Trump yalnız değil. Fransa Cumhurbaşkanı Emmanuel Macron, son yıllarda Hindistan’dan Çin’e, Afrika’dan Körfez’e kadar pek çok ülkeye üst düzey heyetlerle ziyaretler düzenledi. Yanında Dassault, TotalEnergies ve LVMH gibi şirketlerin yöneticilerini de götürdü. Benzer şekilde Almanya Başbakanı Olaf Scholz, Çin’e yaptığı ziyarete Volkswagen, BASF ve Siemens yöneticileri de katıldı. İngiltere ise Körfez ülkeleriyle ticaret anlaşmalarına hız verdi. Japonya ve Güney Kore, teknoloji ve enerji diplomasisini merkezine aldı.
Türkiye de bu küresel dönüşümün bir parçası olmak için çaba sarf ediyor. Yurt dışına yapılan diplomatik ziyaretlerde savunma sanayi, inşaat, enerji ve finans alanlarında anlaşmalar gündeme geliyor. Dışişleri Bakanlığı da artık iş dünyasını ilgilendiren ticaret ve yatırım gibi konuları takip etmek için gerekli kurumsal kapasiteyi ve iş birliklerini geliştiriyor.
Devletler cephesinde durum böyle. Peki şirketler ticari diplomasi çağında rekabet avantajını elde etmek için nasıl bir stratejiye sahip olmalı?

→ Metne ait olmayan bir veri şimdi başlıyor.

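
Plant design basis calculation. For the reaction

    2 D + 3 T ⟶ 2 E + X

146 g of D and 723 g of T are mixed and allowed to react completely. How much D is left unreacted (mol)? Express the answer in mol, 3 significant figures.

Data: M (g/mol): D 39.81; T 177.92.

0.958 mol

n(D) = 146.0 / 39.81 = 3.667 mol
n(T) = 723.0 / 177.92 = 4.064 mol
n/ν for D = 3.667/2 = 1.834
n/ν for T = 4.064/3 = 1.355
Smallest n/ν is T → limiting reagent.
D consumed = (2/3) × 4.064 = 2.709 mol
D remaining = 3.667 − 2.709 = 0.9580 mol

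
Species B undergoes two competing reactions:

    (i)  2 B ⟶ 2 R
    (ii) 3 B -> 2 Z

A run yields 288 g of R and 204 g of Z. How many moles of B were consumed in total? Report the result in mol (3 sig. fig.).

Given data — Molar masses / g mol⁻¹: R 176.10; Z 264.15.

n(R) = 288 / 176.10 = 1.635 mol
n(Z) = 204 / 264.15 = 0.7723 mol
n(B) via (i) = (2/2)×1.635 = 1.635 mol
n(B) via (ii) = (3/2)×0.7723 = 1.158 mol
total n(B) = 1.635 + 1.158 = 2.793 mol

2.79 mol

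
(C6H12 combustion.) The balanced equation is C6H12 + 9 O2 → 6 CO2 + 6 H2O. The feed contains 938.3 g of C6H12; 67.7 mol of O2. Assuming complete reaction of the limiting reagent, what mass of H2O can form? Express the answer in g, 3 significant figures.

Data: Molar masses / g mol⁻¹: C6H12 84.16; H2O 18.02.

813 g

n(C6H12) = 938.3 / 84.16 = 11.15 mol
n(O2) = 67.70 mol
n/ν for C6H12 = 11.15/1 = 11.15
n/ν for O2 = 67.70/9 = 7.522
Smallest n/ν is O2 → limiting reagent.
n(H2O) = (6/9) × 67.70 = 45.13 mol
mass = 45.13 × 18.02 = 813.2 g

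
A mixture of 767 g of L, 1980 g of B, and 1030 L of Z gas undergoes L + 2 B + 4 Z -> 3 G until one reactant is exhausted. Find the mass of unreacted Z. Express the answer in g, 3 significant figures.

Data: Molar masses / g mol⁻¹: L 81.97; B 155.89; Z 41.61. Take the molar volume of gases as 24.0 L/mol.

729 g

n(L) = 767.0 / 81.97 = 9.357 mol
n(B) = 1980 / 155.89 = 12.70 mol
n(Z) = 1030 / 24.0 = 42.92 mol
n/ν for L = 9.357/1 = 9.357
n/ν for B = 12.70/2 = 6.350
n/ν for Z = 42.92/4 = 10.73
Smallest n/ν is B → limiting reagent.
Z consumed = (4/2) × 12.70 = 25.40 mol
Z remaining = 42.92 − 25.40 = 17.52 mol
mass = 17.52 × 41.61 = 729.0 g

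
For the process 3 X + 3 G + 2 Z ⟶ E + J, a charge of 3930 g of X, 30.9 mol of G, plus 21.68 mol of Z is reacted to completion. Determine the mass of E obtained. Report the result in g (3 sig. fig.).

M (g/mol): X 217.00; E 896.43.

5410 g

n(X) = 3930 / 217.00 = 18.11 mol
n(G) = 30.90 mol
n(Z) = 21.68 mol
n/ν for X = 18.11/3 = 6.037
n/ν for G = 30.90/3 = 10.30
n/ν for Z = 21.68/2 = 10.84
Smallest n/ν is X → limiting reagent.
n(E) = (1/3) × 18.11 = 6.037 mol
mass = 6.037 × 896.43 = 5412 g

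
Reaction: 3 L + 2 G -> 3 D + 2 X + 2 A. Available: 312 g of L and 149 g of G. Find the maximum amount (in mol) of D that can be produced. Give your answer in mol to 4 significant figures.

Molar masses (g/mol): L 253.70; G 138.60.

n(L) = 312.0 / 253.70 = 1.230 mol
n(G) = 149.0 / 138.60 = 1.075 mol
n/ν → L: 0.4100, G: 0.5375; L is limiting.
n(D) = (3/3) × 1.230 = 1.230 mol

1.230 mol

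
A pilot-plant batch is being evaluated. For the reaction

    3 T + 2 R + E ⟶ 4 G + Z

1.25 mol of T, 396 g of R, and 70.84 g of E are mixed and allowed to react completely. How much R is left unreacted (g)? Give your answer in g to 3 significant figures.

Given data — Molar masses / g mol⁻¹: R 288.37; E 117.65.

156 g

n(T) = 1.250 mol
n(R) = 396.0 / 288.37 = 1.373 mol
n(E) = 70.84 / 117.65 = 0.6021 mol
n/ν for T = 1.250/3 = 0.4167
n/ν for R = 1.373/2 = 0.6865
n/ν for E = 0.6021/1 = 0.6021
Smallest n/ν is T → limiting reagent.
R consumed = (2/3) × 1.250 = 0.8333 mol
R remaining = 1.373 − 0.8333 = 0.5397 mol
mass = 0.5397 × 288.37 = 155.6 g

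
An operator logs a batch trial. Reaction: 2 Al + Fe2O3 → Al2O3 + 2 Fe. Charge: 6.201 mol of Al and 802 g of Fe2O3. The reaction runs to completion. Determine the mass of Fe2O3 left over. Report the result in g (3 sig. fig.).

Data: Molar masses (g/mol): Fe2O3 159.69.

n(Al) = 6.201 mol
n(Fe2O3) = 802.0 / 159.69 = 5.022 mol
n/ν for Al = 6.201/2 = 3.101
n/ν for Fe2O3 = 5.022/1 = 5.022
Smallest n/ν is Al → limiting reagent.
Fe2O3 consumed = (1/2) × 6.201 = 3.101 mol
Fe2O3 remaining = 5.022 − 3.101 = 1.921 mol
mass = 1.921 × 159.69 = 306.8 g

307 g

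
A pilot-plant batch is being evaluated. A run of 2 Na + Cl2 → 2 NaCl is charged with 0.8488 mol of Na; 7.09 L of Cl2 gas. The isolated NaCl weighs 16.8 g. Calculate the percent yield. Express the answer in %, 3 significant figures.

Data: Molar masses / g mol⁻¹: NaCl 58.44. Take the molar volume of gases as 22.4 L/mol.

45.4 %

n(Na) = 0.8488 mol
n(Cl2) = 7.090 / 22.4 = 0.3165 mol
n/ν for Na = 0.8488/2 = 0.4244
n/ν for Cl2 = 0.3165/1 = 0.3165
Smallest n/ν is Cl2 → limiting reagent.
theoretical n(NaCl) = (2/1) × 0.3165 = 0.6330 mol → 36.99 g
% yield = 16.8 / 36.99 × 100 = 45.42 %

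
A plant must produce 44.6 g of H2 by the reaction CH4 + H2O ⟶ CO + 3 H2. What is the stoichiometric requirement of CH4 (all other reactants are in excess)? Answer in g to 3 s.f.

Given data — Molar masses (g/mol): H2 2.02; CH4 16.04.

118 g

n(H2) = 44.6 / 2.02 = 22.08 mol
n(CH4) = (1/3) × 22.08 = 7.360 mol
mass = 7.360 × 16.04 = 118.1 g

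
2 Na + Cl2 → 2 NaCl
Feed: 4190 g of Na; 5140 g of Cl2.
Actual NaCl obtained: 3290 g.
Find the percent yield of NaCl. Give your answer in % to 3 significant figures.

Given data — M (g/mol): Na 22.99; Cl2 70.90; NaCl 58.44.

38.8 %

n(Na) = 4190 / 22.99 = 182.3 mol
n(Cl2) = 5140 / 70.90 = 72.50 mol
n/ν → Na: 91.15, Cl2: 72.50; Cl2 is limiting.
theoretical n(NaCl) = (2/1) × 72.50 = 145.0 mol → 8474 g
% yield = 3290 / 8474 × 100 = 38.82 %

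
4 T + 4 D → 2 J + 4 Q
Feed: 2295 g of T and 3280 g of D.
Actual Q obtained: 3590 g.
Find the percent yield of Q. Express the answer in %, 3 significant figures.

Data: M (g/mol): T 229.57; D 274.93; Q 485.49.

74.0 %

n(T) = 2295 / 229.57 = 9.997 mol
n(D) = 3280 / 274.93 = 11.93 mol
n/ν → T: 2.499, D: 2.983; T is limiting.
theoretical n(Q) = (4/4) × 9.997 = 9.997 mol → 4853 g
% yield = 3590 / 4853 × 100 = 73.97 %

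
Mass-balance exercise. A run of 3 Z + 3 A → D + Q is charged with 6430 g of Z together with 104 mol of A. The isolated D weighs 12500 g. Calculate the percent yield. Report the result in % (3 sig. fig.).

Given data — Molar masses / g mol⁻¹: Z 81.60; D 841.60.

56.5 %

n(Z) = 6430 / 81.60 = 78.80 mol
n(A) = 104.0 mol
n/ν → Z: 26.27, A: 34.67; Z is limiting.
theoretical n(D) = (1/3) × 78.80 = 26.27 mol → 22110 g
% yield = 12500 / 22110 × 100 = 56.54 %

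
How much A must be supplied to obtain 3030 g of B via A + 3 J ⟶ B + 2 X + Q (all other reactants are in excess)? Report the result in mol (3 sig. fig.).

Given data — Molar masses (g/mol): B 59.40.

51.0 mol

n(B) = 3030 / 59.40 = 51.01 mol
n(A) = (1/1) × 51.01 = 51.01 mol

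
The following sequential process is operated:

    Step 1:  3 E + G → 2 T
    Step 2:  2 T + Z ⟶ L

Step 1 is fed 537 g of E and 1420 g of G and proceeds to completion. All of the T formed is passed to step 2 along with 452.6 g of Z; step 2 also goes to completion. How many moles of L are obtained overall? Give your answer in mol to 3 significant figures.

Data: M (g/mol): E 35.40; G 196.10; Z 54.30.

5.06 mol

Step 1:
n(E) = 537.0 / 35.40 = 15.17 mol
n(G) = 1420 / 196.10 = 7.241 mol
n/ν → E: 5.057, G: 7.241; E is limiting.
n(T) produced = (2/3) × 15.17 = 10.11 mol
Step 2:
n(T) available = 10.11 mol
n(Z) = 452.6 / 54.30 = 8.335 mol
n/ν → T: 5.055, Z: 8.335; T is limiting.
n(L) = (1/2) × 10.11 = 5.055 mol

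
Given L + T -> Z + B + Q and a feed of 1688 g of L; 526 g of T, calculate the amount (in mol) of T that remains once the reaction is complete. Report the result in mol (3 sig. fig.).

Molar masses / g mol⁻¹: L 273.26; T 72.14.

1.11 mol

n(L) = 1688 / 273.26 = 6.177 mol
n(T) = 526.0 / 72.14 = 7.291 mol
n/ν for L = 6.177/1 = 6.177
n/ν for T = 7.291/1 = 7.291
Smallest n/ν is L → limiting reagent.
T consumed = (1/1) × 6.177 = 6.177 mol
T remaining = 7.291 − 6.177 = 1.114 mol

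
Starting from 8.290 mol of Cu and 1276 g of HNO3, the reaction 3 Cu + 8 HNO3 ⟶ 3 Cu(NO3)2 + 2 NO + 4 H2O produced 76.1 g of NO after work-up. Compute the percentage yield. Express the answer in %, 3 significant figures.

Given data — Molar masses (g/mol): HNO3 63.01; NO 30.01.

n(Cu) = 8.290 mol
n(HNO3) = 1276 / 63.01 = 20.25 mol
n/ν → Cu: 2.763, HNO3: 2.531; HNO3 is limiting.
theoretical n(NO) = (2/8) × 20.25 = 5.063 mol → 151.9 g
% yield = 76.1 / 151.9 × 100 = 50.10 %

50.1 %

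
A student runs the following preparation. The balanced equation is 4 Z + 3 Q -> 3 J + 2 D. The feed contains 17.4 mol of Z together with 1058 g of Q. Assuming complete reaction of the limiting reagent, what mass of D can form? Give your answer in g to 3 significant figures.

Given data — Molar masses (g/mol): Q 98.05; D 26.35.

n(Z) = 17.40 mol
n(Q) = 1058 / 98.05 = 10.79 mol
n/ν → Z: 4.350, Q: 3.597; Q is limiting.
n(D) = (2/3) × 10.79 = 7.193 mol
mass = 7.193 × 26.35 = 189.5 g

190 g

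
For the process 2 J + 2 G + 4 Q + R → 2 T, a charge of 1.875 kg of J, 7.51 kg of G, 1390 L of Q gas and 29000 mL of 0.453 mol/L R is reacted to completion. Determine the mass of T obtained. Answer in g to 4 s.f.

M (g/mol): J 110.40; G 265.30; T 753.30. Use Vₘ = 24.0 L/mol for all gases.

12790 g

n(J) = 1.875×1000 / 110.40 = 16.98 mol
n(G) = 7.510×1000 / 265.30 = 28.31 mol
n(Q) = 1390 / 24.0 = 57.92 mol
n(R) = 0.453 × 29000/1000 = 13.14 mol
n/ν → J: 8.490, G: 14.16, Q: 14.48, R: 13.14; J is limiting.
n(T) = (2/2) × 16.98 = 16.98 mol
mass = 16.98 × 753.30 = 12790 g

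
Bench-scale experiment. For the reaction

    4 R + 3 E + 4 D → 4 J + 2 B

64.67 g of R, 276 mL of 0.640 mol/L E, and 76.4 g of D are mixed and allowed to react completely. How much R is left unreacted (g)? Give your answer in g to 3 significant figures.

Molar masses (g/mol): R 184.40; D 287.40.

21.2 g

n(R) = 64.67 / 184.40 = 0.3507 mol
n(E) = 0.640 × 276.0/1000 = 0.1766 mol
n(D) = 76.40 / 287.40 = 0.2658 mol
n/ν → R: 0.08768, E: 0.05887, D: 0.06645; E is limiting.
R consumed = (4/3) × 0.1766 = 0.2355 mol
R remaining = 0.3507 − 0.2355 = 0.1152 mol
mass = 0.1152 × 184.40 = 21.24 g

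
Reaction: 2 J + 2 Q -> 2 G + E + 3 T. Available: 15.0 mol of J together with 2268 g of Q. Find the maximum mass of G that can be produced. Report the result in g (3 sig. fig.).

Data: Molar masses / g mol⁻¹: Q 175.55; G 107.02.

1380 g

n(J) = 15.00 mol
n(Q) = 2268 / 175.55 = 12.92 mol
n/ν → J: 7.500, Q: 6.460; Q is limiting.
n(G) = (2/2) × 12.92 = 12.92 mol
mass = 12.92 × 107.02 = 1383 g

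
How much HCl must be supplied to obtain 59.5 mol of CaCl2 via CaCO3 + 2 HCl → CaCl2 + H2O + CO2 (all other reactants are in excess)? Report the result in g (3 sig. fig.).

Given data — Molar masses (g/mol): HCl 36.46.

n(CaCl2) = 59.50 mol
n(HCl) = (2/1) × 59.50 = 119.0 mol
mass = 119.0 × 36.46 = 4339 g

4340 g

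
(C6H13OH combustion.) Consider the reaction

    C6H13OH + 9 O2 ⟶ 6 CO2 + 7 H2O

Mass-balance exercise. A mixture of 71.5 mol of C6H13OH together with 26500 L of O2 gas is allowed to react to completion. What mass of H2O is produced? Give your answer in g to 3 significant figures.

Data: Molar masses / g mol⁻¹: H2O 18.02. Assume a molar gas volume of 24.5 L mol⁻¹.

9020 g

n(C6H13OH) = 71.50 mol
n(O2) = 26500 / 24.5 = 1082 mol
n/ν → C6H13OH: 71.50, O2: 120.2; C6H13OH is limiting.
n(H2O) = (7/1) × 71.50 = 500.5 mol
mass = 500.5 × 18.02 = 9019 g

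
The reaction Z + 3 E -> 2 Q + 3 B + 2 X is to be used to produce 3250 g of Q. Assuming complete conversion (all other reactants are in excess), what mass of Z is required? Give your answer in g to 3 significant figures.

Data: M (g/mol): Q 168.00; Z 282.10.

n(Q) = 3250 / 168.00 = 19.35 mol
n(Z) = (1/2) × 19.35 = 9.675 mol
mass = 9.675 × 282.10 = 2729 g

2730 g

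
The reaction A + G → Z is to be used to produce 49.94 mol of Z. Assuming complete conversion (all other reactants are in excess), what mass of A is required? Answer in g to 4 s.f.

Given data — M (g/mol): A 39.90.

1993 g

n(Z) = 49.94 mol
n(A) = (1/1) × 49.94 = 49.94 mol
mass = 49.94 × 39.90 = 1993 g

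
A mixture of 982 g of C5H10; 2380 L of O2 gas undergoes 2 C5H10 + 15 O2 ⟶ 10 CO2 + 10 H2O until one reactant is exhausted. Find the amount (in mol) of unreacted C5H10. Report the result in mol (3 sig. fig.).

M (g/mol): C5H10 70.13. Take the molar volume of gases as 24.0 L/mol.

0.780 mol

n(C5H10) = 982.0 / 70.13 = 14.00 mol
n(O2) = 2380 / 24.0 = 99.17 mol
n/ν → C5H10: 7.000, O2: 6.611; O2 is limiting.
C5H10 consumed = (2/15) × 99.17 = 13.22 mol
C5H10 remaining = 14.00 − 13.22 = 0.7800 mol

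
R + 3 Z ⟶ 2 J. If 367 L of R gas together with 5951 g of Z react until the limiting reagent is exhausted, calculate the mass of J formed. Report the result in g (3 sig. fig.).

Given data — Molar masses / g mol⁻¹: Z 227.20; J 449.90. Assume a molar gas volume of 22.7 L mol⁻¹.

7860 g

n(R) = 367.0 / 22.7 = 16.17 mol
n(Z) = 5951 / 227.20 = 26.19 mol
n/ν for R = 16.17/1 = 16.17
n/ν for Z = 26.19/3 = 8.730
Smallest n/ν is Z → limiting reagent.
n(J) = (2/3) × 26.19 = 17.46 mol
mass = 17.46 × 449.90 = 7855 g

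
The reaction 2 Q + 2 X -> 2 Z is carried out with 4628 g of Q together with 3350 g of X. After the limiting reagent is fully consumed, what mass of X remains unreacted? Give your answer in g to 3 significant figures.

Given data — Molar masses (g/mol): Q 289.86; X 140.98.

n(Q) = 4628 / 289.86 = 15.97 mol
n(X) = 3350 / 140.98 = 23.76 mol
n/ν for Q = 15.97/2 = 7.985
n/ν for X = 23.76/2 = 11.88
Smallest n/ν is Q → limiting reagent.
X consumed = (2/2) × 15.97 = 15.97 mol
X remaining = 23.76 − 15.97 = 7.790 mol
mass = 7.790 × 140.98 = 1098 g

1100 g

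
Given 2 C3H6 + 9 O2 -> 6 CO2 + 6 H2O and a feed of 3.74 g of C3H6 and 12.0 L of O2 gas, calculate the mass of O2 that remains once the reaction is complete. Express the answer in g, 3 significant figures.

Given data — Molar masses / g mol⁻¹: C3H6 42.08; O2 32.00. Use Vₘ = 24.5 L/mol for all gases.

2.87 g

n(C3H6) = 3.740 / 42.08 = 0.08888 mol
n(O2) = 12.00 / 24.5 = 0.4898 mol
n/ν for C3H6 = 0.08888/2 = 0.04444
n/ν for O2 = 0.4898/9 = 0.05442
Smallest n/ν is C3H6 → limiting reagent.
O2 consumed = (9/2) × 0.08888 = 0.4000 mol
O2 remaining = 0.4898 − 0.4000 = 0.08980 mol
mass = 0.08980 × 32.00 = 2.874 g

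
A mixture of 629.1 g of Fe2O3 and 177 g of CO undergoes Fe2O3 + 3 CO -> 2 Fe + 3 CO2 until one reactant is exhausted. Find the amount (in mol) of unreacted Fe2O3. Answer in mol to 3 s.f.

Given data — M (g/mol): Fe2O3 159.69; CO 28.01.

1.83 mol

n(Fe2O3) = 629.1 / 159.69 = 3.940 mol
n(CO) = 177.0 / 28.01 = 6.319 mol
n/ν for Fe2O3 = 3.940/1 = 3.940
n/ν for CO = 6.319/3 = 2.106
Smallest n/ν is CO → limiting reagent.
Fe2O3 consumed = (1/3) × 6.319 = 2.106 mol
Fe2O3 remaining = 3.940 − 2.106 = 1.834 mol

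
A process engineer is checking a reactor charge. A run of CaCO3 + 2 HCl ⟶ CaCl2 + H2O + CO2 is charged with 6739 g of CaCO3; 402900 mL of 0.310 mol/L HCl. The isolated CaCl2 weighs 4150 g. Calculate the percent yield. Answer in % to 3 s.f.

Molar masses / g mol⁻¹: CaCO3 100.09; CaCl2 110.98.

59.9 %

n(CaCO3) = 6739 / 100.09 = 67.33 mol
n(HCl) = 0.310 × 402900/1000 = 124.9 mol
n/ν → CaCO3: 67.33, HCl: 62.45; HCl is limiting.
theoretical n(CaCl2) = (1/2) × 124.9 = 62.45 mol → 6931 g
% yield = 4150 / 6931 × 100 = 59.88 %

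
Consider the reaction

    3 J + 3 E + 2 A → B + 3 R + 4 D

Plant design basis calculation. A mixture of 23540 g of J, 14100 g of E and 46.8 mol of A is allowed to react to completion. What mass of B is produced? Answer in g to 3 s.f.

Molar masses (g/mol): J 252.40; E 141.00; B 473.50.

n(J) = 23540 / 252.40 = 93.26 mol
n(E) = 14100 / 141.00 = 100.0 mol
n(A) = 46.80 mol
n/ν for J = 93.26/3 = 31.09
n/ν for E = 100.0/3 = 33.33
n/ν for A = 46.80/2 = 23.40
Smallest n/ν is A → limiting reagent.
n(B) = (1/2) × 46.80 = 23.40 mol
mass = 23.40 × 473.50 = 11080 g

11100 g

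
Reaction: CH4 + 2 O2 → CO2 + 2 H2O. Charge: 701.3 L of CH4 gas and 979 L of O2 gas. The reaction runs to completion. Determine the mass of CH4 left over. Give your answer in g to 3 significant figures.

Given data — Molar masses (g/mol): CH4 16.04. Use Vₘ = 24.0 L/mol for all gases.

n(CH4) = 701.3 / 24.0 = 29.22 mol
n(O2) = 979.0 / 24.0 = 40.79 mol
n/ν for CH4 = 29.22/1 = 29.22
n/ν for O2 = 40.79/2 = 20.40
Smallest n/ν is O2 → limiting reagent.
CH4 consumed = (1/2) × 40.79 = 20.40 mol
CH4 remaining = 29.22 − 20.40 = 8.820 mol
mass = 8.820 × 16.04 = 141.5 g

142 g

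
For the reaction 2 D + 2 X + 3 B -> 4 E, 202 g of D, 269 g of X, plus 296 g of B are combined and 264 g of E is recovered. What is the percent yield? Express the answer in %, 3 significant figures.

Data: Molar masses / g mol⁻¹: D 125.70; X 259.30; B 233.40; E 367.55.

n(D) = 202.0 / 125.70 = 1.607 mol
n(X) = 269.0 / 259.30 = 1.037 mol
n(B) = 296.0 / 233.40 = 1.268 mol
n/ν for D = 1.607/2 = 0.8035
n/ν for X = 1.037/2 = 0.5185
n/ν for B = 1.268/3 = 0.4227
Smallest n/ν is B → limiting reagent.
theoretical n(E) = (4/3) × 1.268 = 1.691 mol → 621.5 g
% yield = 264 / 621.5 × 100 = 42.48 %

42.5 %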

Birincisi, devletlerin ulusal güvenlik politikalarını yakından takip ederek kendi ticari stratejilerini uyumlu hale getirmeliler. CEO’lar dış politikada öncelik verilen bölgelere yönelmeli, kamu kurumlarının stratejik girişimlerine entegre olmalı ve politika yapıcılarla karşılıklı faydaya dayalı ilişkiler kurmalı.
İkincisi, bu alandaki kurumsal kapasitelerini geliştirmeliler. Artık her büyük şirketin dış ilişkilerden sorumlu birimi sadece regülasyon değil, müzakere, yatırım diplomasisi ve hükümet ilişkileri alanlarında aktif olmalı. Bu nedenle şirket içi kapasiteyi diplomasiyle ilgili konularda geliştirmek kritik. Bunun için çok taraflı platformlara katılım ve jeostratejik konuların analizinde uzmanlaşmak gerekiyor.
Son olarak, bu konu şirketin en üst düzeyinde ele alınmalı. Ticari diplomasi yalnızca ilgili birimlere bırakılacak bir alan değil. Artık CEO’lar ülke ziyaretlerine katılıyor, devlet başkanlarıyla yatırım görüşmeleri yapıyor ve küresel müzakerelerde yer alıyor. Yani üst düzey yöneticilerin bu alanın dilini bilmesi, devlet adamları kadar jeopolitik ve diplomatik okuryazarlığa sahip olması gerekiyor.